Exploring the Pacific
Then, in 2018, Such was posted to the USNS Mercy. This is one of two major US Navy hospital ships that were recently used in New York and Los Angeles as part of the COVID-19 response.
“These are massive oil tankers that have been converted to 1000-bed hospital ships,” she says. “I joined the USNS Mercy in Guam, and we sailed to Indonesia, Malaysia, Sri Lanka and Vietnam. We conducted community outreach everywhere we went, and worked particularly closely with the Sri Lanka Navy. They would set up community clinics and we would go out and augment them.”
Such was in charge of all Australians on the ship, and her clinic and community work came in between liaising with Defence attaches in the various places the ship visited.
Back in Sydney in 2020, Such took up a role as acting senior command health officer at the Headquarter Forces Command.
“Headquarter Forces Command manages about 80 per cent of the operational army, and we have been providing general health planning advice to support the response to the bush fires and then COVID-19.
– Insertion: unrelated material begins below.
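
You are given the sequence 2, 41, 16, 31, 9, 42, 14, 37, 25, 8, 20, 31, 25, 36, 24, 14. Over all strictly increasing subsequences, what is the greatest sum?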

“Since about 2013 I’ve been more in administrative roles, but throughout that time I’ve always managed to maintain a day or two per week of clinic time at one of the military clinics. Wherever you’re working, there is a defence dental clinic pretty close by, and it’s easy enough to arrange to have regular time in the clinic.”
The path ahead
In 2021, Such made the trip back up to North Queensland to take on a role as commanding officer of the Joint Health Unit there. She is overseeing health clinics at the navy base in Cairns, and the army and air force bases in Townsville.
It’s exactly this kind of varied experience across the healthcare field that Such says makes the army an excellent opportunity for dentists.
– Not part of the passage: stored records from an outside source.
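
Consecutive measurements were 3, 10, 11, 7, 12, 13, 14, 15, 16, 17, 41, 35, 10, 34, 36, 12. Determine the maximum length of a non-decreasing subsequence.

11

Track the smallest tail for each achievable length (allowing ties):
3 → extends → [3]
10 → extends → [3, 10]
11 → extends → [3, 10, 11]
7 → replaces 10 → [3, 7, 11]
12 → extends → [3, 7, 11, 12]
13 → extends → [3, 7, 11, 12, 13]
14 → extends → [3, 7, 11, 12, 13, 14]
15 → extends → [3, 7, 11, 12, 13, 14, 15]
16 → extends → [3, 7, 11, 12, 13, 14, 15, 16]
17 → extends → [3, 7, 11, 12, 13, 14, 15, 16, 17]
41 → extends → [3, 7, 11, 12, 13, 14, 15, 16, 17, 41]
35 → replaces 41 → [3, 7, 11, 12, 13, 14, 15, 16, 17, 35]
10 → replaces 11 → [3, 7, 10, 12, 13, 14, 15, 16, 17, 35]
34 → replaces 35 → [3, 7, 10, 12, 13, 14, 15, 16, 17, 34]
36 → extends → [3, 7, 10, 12, 13, 14, 15, 16, 17, 34, 36]
12 → replaces 13 → [3, 7, 10, 12, 12, 14, 15, 16, 17, 34, 36]
Eleven tails, so the longest non-decreasing subsequence has length 11 (e.g. 3, 10, 11, 12, 13, 14, 15, 16, 17, 35, 36).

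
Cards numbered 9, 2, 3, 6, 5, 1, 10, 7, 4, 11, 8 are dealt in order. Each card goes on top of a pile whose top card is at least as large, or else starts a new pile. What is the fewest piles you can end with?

5

The minimum number of non-increasing subsequences covering a sequence equals the length of its longest strictly increasing subsequence.
LIS length is 5 (e.g. 2, 3, 6, 10, 11), so 5 piles are needed.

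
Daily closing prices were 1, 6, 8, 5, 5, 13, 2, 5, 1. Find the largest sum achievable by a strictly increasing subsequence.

28

Let S[i] be the best sum of a strictly increasing subsequence ending at i:
i:      1  2  3  4  5  6  7  8  9
a[i]:   1  6  8  5  5 13  2  5  1
S:      1  7 15  6  6 28  3  8  1
Maximum is 28 (e.g. 1 + 6 + 8 + 13).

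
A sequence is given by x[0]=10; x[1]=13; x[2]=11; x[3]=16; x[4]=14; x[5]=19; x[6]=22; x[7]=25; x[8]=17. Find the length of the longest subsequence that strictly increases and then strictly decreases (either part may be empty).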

“There are a few ways I could go in the future,” she explains. “I could continue to work in health management in Defence, or I could come back as an external contractor and practise at a clinic on a military base. Or, in the civilian world, I could go into private practice or take up an administrative role in healthcare management.
“As an army dentist I’ve had many amazing experiences and made close friendships both here and overseas. At the same time, I’ve had the opportunity to develop my clinical skills and build my experience across greater healthcare management. It has been an awesome journey so far.”